Filter, siapa yang tak kenal fitur media sosial satu in yang membuat persona lebih menarik. Media sosial memang tak terpisahkan dari kehidupan sehari-hari, khususnya gen Z. Memeriksa notifikasi, scroll feed, dan berbagai postingan sudah jadi kebiasaan.
Namun, di balik gemerlapnya pesona 'filter' media sosial, yang menampilkan kehidupan serba sempurna, menjadi tampil otentik atau apa adanya menjadi barang mahal yang sulit ditemui.
Alhasil, seseorang cenderung mudah ditipu dengan iming-iming kehidupan 'media sosial' yang seakan sempurna. Lantas, bisakah menjadi manusia otentik di tengah 'filter' media sosial?

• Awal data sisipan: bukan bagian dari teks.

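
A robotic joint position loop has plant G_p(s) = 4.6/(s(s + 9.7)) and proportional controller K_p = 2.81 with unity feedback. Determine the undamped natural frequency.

ω_n = 3.6 rad/s

1 + K_p·G_p(s) = 0 gives s² + 9.7s + 12.93 = 0.
So ω_n² = 12.93 ⇒ ω_n = 3.595 rad/s, and ζ = 9.7/(2ω_n) = 1.35.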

Gen Z dan Fenomena 'Filter' Media Sosial
Filter, dalam konteks media sosial, bukan hanya tentang fitur pengeditan foto atau video yang dapat membuat wajah terlihat lebih halus atau latar belakang lebih estetik.
Namun, filter juga tentang bagaimana seseorang memilih untuk menampilkan dirinya kepada dunia, baik melalui foto, momen bahagia, bahkan pencitraan dengan tujuan mendapat validasi dari orang lain.
Tidak ada yang salah dengan menggunakan filter, baik secara literal maupun figuratif. Namun, ketika penggunaan filter menjadi dominan, sering kali muncul kesenjangan antara "diri yang ditampilkan" dan "diri yang sebenarnya."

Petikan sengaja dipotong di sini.